“I try very hard not to swear at home,” Sen. Kirsten Gillibrand, a New York Democrat, told The Hill in 2014.

Three years and a Donald Trump presidential campaign later, the senator is less constrained about dropping so-called “f-bombs” in private or in public. Speaking to the Personal Democracy Forum last week, Gillibrand used the word twice. Last month in a New York Magazine interview, the senator dropped three f-bombs.

She’s not alone. Earlier this year, Democratic National Committee Chairman Tom Perez, in a speech in which children were not just present but actually on stage, attacked President Trump as someone who “doesn’t give a s*** about healthcare,” while also saying “your g**damn right,” Trump is a liar.

Beto O’Rourke, the Texas Democratic Congressman challenging Sen. Ted Cruz accused Cruz of “sure as s*** not serving” his constituents. And Kamala Harris, the California Democratic senator, reportedly also used the f-word at a public event in San Francisco.

If this language is something of a new normal among Democratic politicians, their reactions represent a new normal, as well. In the past, politicians typically apologized for such language.

In part, that may be because past instances were mistakes, where a politician said the wrong thing while speaking passionately on an issue or opponent.

In today’s Trump-changed political environment, this language is no mistake; it is intentional, calculated “spontaneity” designed to draw headlines and demonstrate outrage to similarly minded activists and donors — using some of Trump’s methodology to show their strong resistance to him.

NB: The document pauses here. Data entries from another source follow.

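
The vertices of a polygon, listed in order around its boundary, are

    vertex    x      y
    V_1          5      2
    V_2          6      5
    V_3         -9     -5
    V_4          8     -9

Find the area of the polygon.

Σ = (13) + (15) + (121) + (61) = 210
Area = |Σ|/2 = 105.

105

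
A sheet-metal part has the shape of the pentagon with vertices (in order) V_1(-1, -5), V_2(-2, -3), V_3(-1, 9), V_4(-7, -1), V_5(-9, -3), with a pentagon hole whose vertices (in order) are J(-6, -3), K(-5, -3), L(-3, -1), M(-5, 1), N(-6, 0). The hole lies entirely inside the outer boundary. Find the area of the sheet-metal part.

Outer boundary:
V_1→V_2: (-1)(-3) − (-2)(-5) = -7
V_2→V_3: (-2)(9) − (-1)(-3) = -21
V_3→V_4: (-1)(-1) − (-7)(9) = 64
V_4→V_5: (-7)(-3) − (-9)(-1) = 12
V_5→V_1: (-9)(-5) − (-1)(-3) = 42
Σ = 90
Area = |Σ|/2 = 45.
Hole:
Apply Gauss's area formula: 2A = Σ (x_i·y_{i+1} − x_{i+1}·y_i), indices taken mod 5.
Cross-terms: 3, -4, -8, 6, 18  ⇒  Σ = 15
Area = |Σ|/2 = 7.5.
Net area = 45 − 7.5 = 37.5.

37.5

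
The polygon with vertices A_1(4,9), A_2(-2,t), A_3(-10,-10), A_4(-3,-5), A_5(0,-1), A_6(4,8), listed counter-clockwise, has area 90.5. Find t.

Write out the shoelace sum; only the two edges meeting at A_2 involve t:
2·Area = [(4·t − (-2)·9) + ((-2)·(-10) − (-10)·t)] + 31
       = 14·t + 69 = 181
⇒ t = 8.

8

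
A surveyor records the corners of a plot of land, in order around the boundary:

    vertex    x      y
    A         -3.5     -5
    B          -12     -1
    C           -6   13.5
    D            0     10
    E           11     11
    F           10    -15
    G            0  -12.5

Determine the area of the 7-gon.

419.125

A→B: (-3.5)(-1) − (-12)(-5) = -56.5
B→C: (-12)(13.5) − (-6)(-1) = -168
C→D: (-6)(10) − (0)(13.5) = -60
D→E: (0)(11) − (11)(10) = -110
E→F: (11)(-15) − (10)(11) = -275
F→G: (10)(-12.5) − (0)(-15) = -125
G→A: (0)(-5) − (-3.5)(-12.5) = -43.75
Σ = -838.25
Area = |Σ|/2 = 419.125.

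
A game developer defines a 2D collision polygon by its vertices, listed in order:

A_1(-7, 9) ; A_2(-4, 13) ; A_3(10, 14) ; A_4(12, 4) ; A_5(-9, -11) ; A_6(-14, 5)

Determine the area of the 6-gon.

377.5

A_1→A_2: (-7)(13) − (-4)(9) = -55
A_2→A_3: (-4)(14) − (10)(13) = -186
A_3→A_4: (10)(4) − (12)(14) = -128
A_4→A_5: (12)(-11) − (-9)(4) = -96
A_5→A_6: (-9)(5) − (-14)(-11) = -199
A_6→A_1: (-14)(9) − (-7)(5) = -91
Σ = -755
Area = |Σ|/2 = 377.5.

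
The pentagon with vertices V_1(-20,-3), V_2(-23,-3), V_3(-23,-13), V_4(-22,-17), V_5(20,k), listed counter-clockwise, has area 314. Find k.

-11

Write out the shoelace sum; only the two edges meeting at V_5 involve k:
2·Area = [((-22)·k − 20·(-17)) + (20·(-3) − (-20)·k)] + 326
       = -2·k + 606 = 628
⇒ k = -11.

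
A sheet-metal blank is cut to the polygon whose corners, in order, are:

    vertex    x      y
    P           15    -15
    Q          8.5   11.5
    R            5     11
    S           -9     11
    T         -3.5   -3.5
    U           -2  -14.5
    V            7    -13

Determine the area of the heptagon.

410.625

Σ = (300) + (36) + (154) + (70) + (43.75) + (127.5) + (90) = 821.25
Area = |Σ|/2 = 410.625.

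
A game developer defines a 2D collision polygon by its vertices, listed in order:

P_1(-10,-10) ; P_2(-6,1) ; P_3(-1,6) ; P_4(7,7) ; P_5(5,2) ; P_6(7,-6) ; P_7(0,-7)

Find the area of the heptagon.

Σ = (-70) + (-35) + (-49) + (-21) + (-44) + (-49) + (-70) = -338
Area = |Σ|/2 = 169.

169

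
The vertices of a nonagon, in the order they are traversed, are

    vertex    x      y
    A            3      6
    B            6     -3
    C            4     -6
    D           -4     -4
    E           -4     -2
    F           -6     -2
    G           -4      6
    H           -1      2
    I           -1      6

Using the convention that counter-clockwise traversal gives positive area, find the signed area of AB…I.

Σ = (-45) + (-24) + (-40) + (-8) + (-4) + (-44) + (-2) + (-4) + (-24) = -195
Signed area = Σ/2 = -97.5 (negative ⇒ clockwise traversal).

-97.5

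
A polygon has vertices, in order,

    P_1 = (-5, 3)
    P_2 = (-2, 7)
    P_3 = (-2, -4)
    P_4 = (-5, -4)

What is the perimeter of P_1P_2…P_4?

26

|P_1P_2| = √((3)² + (4)²) = √25 = 5
|P_2P_3| = √((0)² + (-11)²) = √121 = 11
|P_3P_4| = √((-3)² + (0)²) = √9 = 3
|P_4P_1| = √((0)² + (7)²) = √49 = 7
Perimeter = 5 + 11 + 3 + 7 = 26.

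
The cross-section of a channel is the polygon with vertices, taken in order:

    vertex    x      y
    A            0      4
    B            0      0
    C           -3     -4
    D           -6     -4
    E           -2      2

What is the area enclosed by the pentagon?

Apply the shoelace formula: 2A = Σ (x_i·y_{i+1} − x_{i+1}·y_i), indices taken mod 5.
Cross-terms: 0, 0, -12, -20, -8  ⇒  Σ = -40
Area = |Σ|/2 = 20.

20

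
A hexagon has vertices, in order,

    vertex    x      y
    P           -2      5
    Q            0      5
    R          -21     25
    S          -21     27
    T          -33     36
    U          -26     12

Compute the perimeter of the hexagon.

98

|PQ| = √((2)² + (0)²) = √4 = 2
|QR| = √((-21)² + (20)²) = √841 = 29
|RS| = √((0)² + (2)²) = √4 = 2
|ST| = √((-12)² + (9)²) = √225 = 15
|TU| = √((7)² + (-24)²) = √625 = 25
|UP| = √((24)² + (-7)²) = √625 = 25
Perimeter = 2 + 29 + 2 + 15 + 25 + 25 = 98.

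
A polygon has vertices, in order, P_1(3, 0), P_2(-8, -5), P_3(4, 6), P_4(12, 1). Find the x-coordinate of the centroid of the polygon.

473/171

Apply Gauss's area formula. First the cross-terms c_i = x_i·y_{i+1} − x_{i+1}·y_i:
  -15, -28, -68, -3  ⇒  2A = -114, A = -57.
Then Σ (x_i + x_{i+1})·c_i = -946, so x̄ = -946 / (6·(-57)) = 473/171.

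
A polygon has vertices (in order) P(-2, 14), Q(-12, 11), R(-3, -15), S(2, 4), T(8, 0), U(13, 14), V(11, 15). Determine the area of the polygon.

341

Apply the surveyor's formula: 2A = Σ (x_i·y_{i+1} − x_{i+1}·y_i), indices taken mod 7.
Σ = (146) + (213) + (18) + (-32) + (112) + (41) + (184) = 682
Area = |Σ|/2 = 341.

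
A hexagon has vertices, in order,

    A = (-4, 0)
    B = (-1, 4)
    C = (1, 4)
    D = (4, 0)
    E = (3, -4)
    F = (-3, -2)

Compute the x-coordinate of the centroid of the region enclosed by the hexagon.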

After the titillating “sugar rush” these Democrats get from the sensationalism of using naughty words, there does not appear to be any substance behind it aside from projecting some sort of “authenticity” for speaking in the same way voters angry at Washington do. Democratic politicians using this language not only run the risk of distracting from their anti-Trump message, but may wind up looking like they’re trying too hard, a phoniness voters can spot a mile away.